Provincetown is three miles long and just slightly more than two blocks wide. Two streets run its entire length from east to west: Commercial, a narrow one-way street where almost all the businesses are, and Bradford, a more utilitarian two-way street a block north of Commercial. Residential roads, some of them barely one car wide, run at right angles on a semiregular grid between Commercial and Bradford streets and then, north of Bradford, meander out into dunes or modest hollows of surviving forest, as the terrain dictates. Although the town has been there since before 1720 (the year it was incorporated) and has survived any number of disastrous storms, it is still possible that a major hurricane, if it hit head-on, would simply sweep everything away, since Provincetown has no bedrock, no firm purchase of any kind. It is a city of sand, more or less the way Arctic settlements are cities of ice. A visitor in 1808 wrote to friends in England that the sand was “so light that it drifts about the houses… similar to snow in a driving storm. There were no hard surfaces; upon stepping from the houses the foot sinks in the sand.” Thoreau noted some forty years later, “The sand is the great enemy here…. There was a schoolhouse filled with sand up to the tops of the desks.”
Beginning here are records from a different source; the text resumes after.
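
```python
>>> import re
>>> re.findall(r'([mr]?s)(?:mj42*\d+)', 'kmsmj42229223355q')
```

With a single group, `findall` returns only what that group captured — 1 item.

['ms']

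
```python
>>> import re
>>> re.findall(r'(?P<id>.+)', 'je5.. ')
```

['je5.. ']

This matches one or more of any character (captured as 'id').
Scanning left to right: at [0:6] match 'je5.. ', group 1 = 'je5.. '.
Because there's exactly one group, `findall` drops the full match and keeps group 1 from the one hit.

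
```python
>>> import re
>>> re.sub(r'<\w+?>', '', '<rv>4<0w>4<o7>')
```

`sub` substitutes '' at each match site.

'44'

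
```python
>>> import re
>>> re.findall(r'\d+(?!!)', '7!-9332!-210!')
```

The negative lookaround is zero-width — it rules out positions where the adjacent text would match, without consuming anything.
Since nothing is captured, `findall` lists the 2 matched substrings directly.

['933', '21']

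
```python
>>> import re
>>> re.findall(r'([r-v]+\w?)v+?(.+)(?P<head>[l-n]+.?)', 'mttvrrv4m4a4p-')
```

The pattern matches one or more of a character in [r-v], then optionally a word character (captured); then one or more of a literal 'v' (lazy); then one or more of any character (captured); then one or more of a character in [l-n], then optionally any character (captured as 'head').
Scanning left to right: at [1:10] match 'ttvrrv4m4', groups = ('ttvrr', '4', 'm4').
`findall` packs the 3 group values into a tuple for every match.

[('ttvrr', '4', 'm4')]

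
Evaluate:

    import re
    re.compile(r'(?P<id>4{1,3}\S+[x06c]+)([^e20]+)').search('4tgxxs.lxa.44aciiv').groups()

('4tgxxs.lxa.44ac', 'iiv')

This matches 1 to 3 of the literal '4', then one or more of a non-whitespace character, then one or more of one of [x06c] (captured as 'id'); then one or more of any character except [e20] (captured).
`re.search` scans for the first position where the pattern succeeds.
The match spans [0:18] → '4tgxxs.lxa.44aciiv'.
Captured: group 1 = '4tgxxs.lxa.44ac', group 2 = 'iiv'.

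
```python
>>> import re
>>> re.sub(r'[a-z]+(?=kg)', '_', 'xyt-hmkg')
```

'xyt-_kg'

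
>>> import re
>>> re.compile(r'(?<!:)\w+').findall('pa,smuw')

['pa', 'smuw']

`(?!…)`/`(?<!…)` only lets a position through if the neighbouring text does NOT match; no characters are consumed.
Walking the string: at [0:2] → 'pa'; at [3:7] → 'smuw'.
No capturing groups, so `findall` returns the 2 full match strings.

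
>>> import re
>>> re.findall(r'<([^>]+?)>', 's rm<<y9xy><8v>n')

['<y9xy', '8v']

With a single group, `findall` returns only what that group captured — 2 items.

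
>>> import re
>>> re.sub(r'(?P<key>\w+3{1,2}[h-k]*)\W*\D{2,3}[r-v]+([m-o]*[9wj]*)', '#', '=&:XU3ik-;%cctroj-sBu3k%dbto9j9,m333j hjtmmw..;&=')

'=&:#-#,#..;&='

This matches one or more of a word character, then 1 to 2 of the literal '3', then zero or more of a character in [h-k] (captured as 'key'); then zero or more of a non-word character, then 2 to 3 of a non-digit, then one or more of a character in [r-v]; then zero or more of a character in [m-o], then zero or more of one of [9wj] (captured).
Matches: at [3:17] → 'XU3ik-;%cctroj'; at [18:31] → 'sBu3k%dbto9j9'; at [32:44] → 'm333j hjtmmw'.
`sub` substitutes '#' at each match site.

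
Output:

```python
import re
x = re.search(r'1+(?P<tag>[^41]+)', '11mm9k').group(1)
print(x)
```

Pattern: one or more of a literal '1'; then one or more of any character except [41] (captured as 'tag').
`re.search` scans for the first position where the pattern succeeds.
The match spans [0:6] → '11mm9k'.
Captured: group 1 = 'mm9k'.

mm9k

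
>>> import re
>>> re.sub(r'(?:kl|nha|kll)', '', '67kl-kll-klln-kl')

'67-l-ln-'

The regex engine tests alternatives in the order written; an earlier branch that matches wins even if a later one would match more.
Every occurrence is swapped for ''.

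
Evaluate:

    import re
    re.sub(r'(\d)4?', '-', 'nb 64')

'nb -'

The pattern matches a digit (captured); then optionally a literal '4'.
Matches: at [3:5] → '64'.
`sub` substitutes '-' at each match site.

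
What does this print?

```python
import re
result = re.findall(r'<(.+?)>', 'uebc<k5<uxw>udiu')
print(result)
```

['k5<uxw']

Scanning left to right: at [4:12] match '<k5<uxw>', group 1 = 'k5<uxw'.
One capturing group, so `findall` returns just the captured substring from the one match — 1 in all.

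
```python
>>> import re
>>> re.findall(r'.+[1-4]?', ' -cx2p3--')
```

This matches one or more of any character; then optionally a character in [1-4].
Scanning left to right: at [0:9] → ' -cx2p3--'.
No capturing groups, so `findall` returns the 1 full match string.

[' -cx2p3--']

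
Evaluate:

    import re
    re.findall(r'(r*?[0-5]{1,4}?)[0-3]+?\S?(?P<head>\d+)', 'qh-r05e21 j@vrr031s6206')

[('rr0', '1'), ('2', '6')]

The pattern matches zero or more of a literal 'r' (lazy), then 1 to 4 of a character in [0-5] (lazy) (captured); then one or more of a character in [0-3] (lazy), then optionally a non-whitespace character; then one or more of a digit (captured as 'head').
Because the quantifier is non-greedy, it stops expanding at the earliest point where the rest of the pattern can succeed.
Matches: at [13:18] match 'rr031', groups = ('rr0', '1'); at [20:23] match '206', groups = ('2', '6').
Multiple groups make `findall` return tuples — one 2-tuple for each match.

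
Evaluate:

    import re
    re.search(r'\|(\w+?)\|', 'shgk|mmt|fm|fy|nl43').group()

'|mmt|'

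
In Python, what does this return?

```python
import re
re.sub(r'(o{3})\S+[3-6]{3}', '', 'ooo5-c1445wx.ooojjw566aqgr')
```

This matches exactly 3 of a literal 'o' (captured); then one or more of a non-whitespace character; then exactly 3 of a character in [3-6].
Matches: at [0:22] → 'ooo5-c1445wx.ooojjw566'.
Each match is replaced by ''.

'aqgr'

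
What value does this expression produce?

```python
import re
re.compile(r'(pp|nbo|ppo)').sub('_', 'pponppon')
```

The regex engine tests alternatives in the order written; an earlier branch that matches wins even if a later one would match more.
Each match is replaced by '_'.

'_on_on'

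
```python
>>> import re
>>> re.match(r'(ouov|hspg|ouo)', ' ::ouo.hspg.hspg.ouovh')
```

`match` is anchored at position 0; if the pattern doesn't fit there, it returns None.
Here position 0 doesn't satisfy it, so the call returns None.

None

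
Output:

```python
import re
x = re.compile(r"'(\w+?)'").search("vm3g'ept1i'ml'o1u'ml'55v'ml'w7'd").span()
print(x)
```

Unlike `match`, `search` isn't anchored — it looks for the pattern anywhere in the string.
The match spans [4:11] → "'ept1i'".
Captured: group 1 = 'ept1i'.

(4, 11)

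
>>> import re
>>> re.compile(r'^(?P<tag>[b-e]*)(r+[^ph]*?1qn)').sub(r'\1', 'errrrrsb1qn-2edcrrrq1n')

'e-2edcrrrq1n'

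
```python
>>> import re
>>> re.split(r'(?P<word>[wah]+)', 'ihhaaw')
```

['i', 'hhaaw', '']

Because the pattern has a capturing group, `split` also inserts each captured text between the pieces.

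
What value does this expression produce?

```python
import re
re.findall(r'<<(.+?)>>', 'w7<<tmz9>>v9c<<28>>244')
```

['tmz9', '28']

A non-greedy quantifier consumes as few characters as it can — just enough that the remainder of the pattern still matches from where it stops; whatever follows it matches normally.
Scanning left to right: at [2:10] match '<<tmz9>>', group 1 = 'tmz9'; at [13:19] match '<<28>>', group 1 = '28'.
One capturing group, so `findall` returns just the captured substring from each match — 2 in all.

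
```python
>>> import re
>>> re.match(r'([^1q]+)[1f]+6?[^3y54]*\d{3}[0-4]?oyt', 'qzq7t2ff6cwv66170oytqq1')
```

`match` is anchored at position 0; if the pattern doesn't fit there, it returns None.
Here the pattern fails at index 0, so the call returns None.

None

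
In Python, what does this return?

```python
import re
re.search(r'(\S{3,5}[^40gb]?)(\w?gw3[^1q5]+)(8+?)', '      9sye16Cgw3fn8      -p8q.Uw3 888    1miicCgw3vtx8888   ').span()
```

(6, 28)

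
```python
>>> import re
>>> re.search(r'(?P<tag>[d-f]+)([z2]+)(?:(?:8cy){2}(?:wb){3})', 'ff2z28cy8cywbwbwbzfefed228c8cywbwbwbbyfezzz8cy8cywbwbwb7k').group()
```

'ff2z28cy8cywbwbwb'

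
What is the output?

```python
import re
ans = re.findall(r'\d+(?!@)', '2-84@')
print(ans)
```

['2', '8']

The negative lookaround is zero-width — it rules out positions where the adjacent text would match, without consuming anything.
Walking the string: at [0:1] → '2'; at [2:3] → '8'.
Since nothing is captured, `findall` lists the 2 matched substrings directly.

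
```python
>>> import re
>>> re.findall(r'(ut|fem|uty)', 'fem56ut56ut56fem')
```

Scanning left to right: at [0:3] match 'fem', group 1 = 'fem'; at [5:7] match 'ut', group 1 = 'ut'; at [9:11] match 'ut', group 1 = 'ut'; at [13:16] match 'fem', group 1 = 'fem'.
`findall` collects group 1 from each match (4 total).

['fem', 'ut', 'ut', 'fem']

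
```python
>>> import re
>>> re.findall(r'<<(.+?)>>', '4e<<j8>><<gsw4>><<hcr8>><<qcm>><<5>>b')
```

One capturing group, so `findall` returns just the captured substring from each match — 5 in all.

['j8', 'gsw4', 'hcr8', 'qcm', '5']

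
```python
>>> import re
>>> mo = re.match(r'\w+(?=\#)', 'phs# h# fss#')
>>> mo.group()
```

'phs'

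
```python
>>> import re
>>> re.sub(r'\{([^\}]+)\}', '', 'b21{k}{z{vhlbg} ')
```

'b21 '

Matches: at [3:6] → '{k}'; at [6:15] → '{z{vhlbg}'.
Each match is replaced by ''.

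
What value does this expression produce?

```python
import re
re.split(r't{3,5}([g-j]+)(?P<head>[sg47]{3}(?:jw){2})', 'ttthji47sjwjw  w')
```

The pattern matches 3 to 5 of a literal 't'; then one or more of a character in [g-j] (captured); then exactly 3 of one of [sg47], then the literal 'jw' repeated 2 times (captured as 'head').
Matches to split on: at [0:13] → 'ttthji47sjwjw'.
The group in the pattern means `split` returns the separators' captures alongside the pieces.

['', 'hji', '47sjwjw', '  w']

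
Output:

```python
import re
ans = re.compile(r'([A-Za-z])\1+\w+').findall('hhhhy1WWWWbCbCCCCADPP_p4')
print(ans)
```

['h']

`\1` is not a pattern — it's the concrete string captured by group 1, re-applied verbatim.
One capturing group, so `findall` returns just the captured substring from the one match — 1 in all.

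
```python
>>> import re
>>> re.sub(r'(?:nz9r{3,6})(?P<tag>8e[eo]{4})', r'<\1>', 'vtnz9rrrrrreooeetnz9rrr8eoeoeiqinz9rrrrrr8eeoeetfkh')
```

'vtnz9rrrrrreooeet<8eoeoe>iqi<8eeoee>tfkh'

This matches the literal 'nz9', then 3 to 6 of a literal 'r' (non-capturing group); then the literal '8e', then exactly 4 of one of [eo] (captured as 'tag').
Matches: at [17:29] → 'nz9rrr8eoeoe'; at [32:47] → 'nz9rrrrrr8eeoee'.
Each match is replaced using the text its own group 1 captured.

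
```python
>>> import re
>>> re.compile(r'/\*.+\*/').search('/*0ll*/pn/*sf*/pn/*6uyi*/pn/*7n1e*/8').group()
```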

The sand has, by now, been domesticated, and Provincetown floats on layers of asphalt, pavement, and brick. Still, any house with a garden has had its soil brought in from elsewhere. Some of the older houses produce their offerings of grass and flowers from earth brought over as ballast in the holds of ships in the 1800s—it is soil that originated in Europe, Asia, or South America. On stormy days gusts of sand still blow through the streets.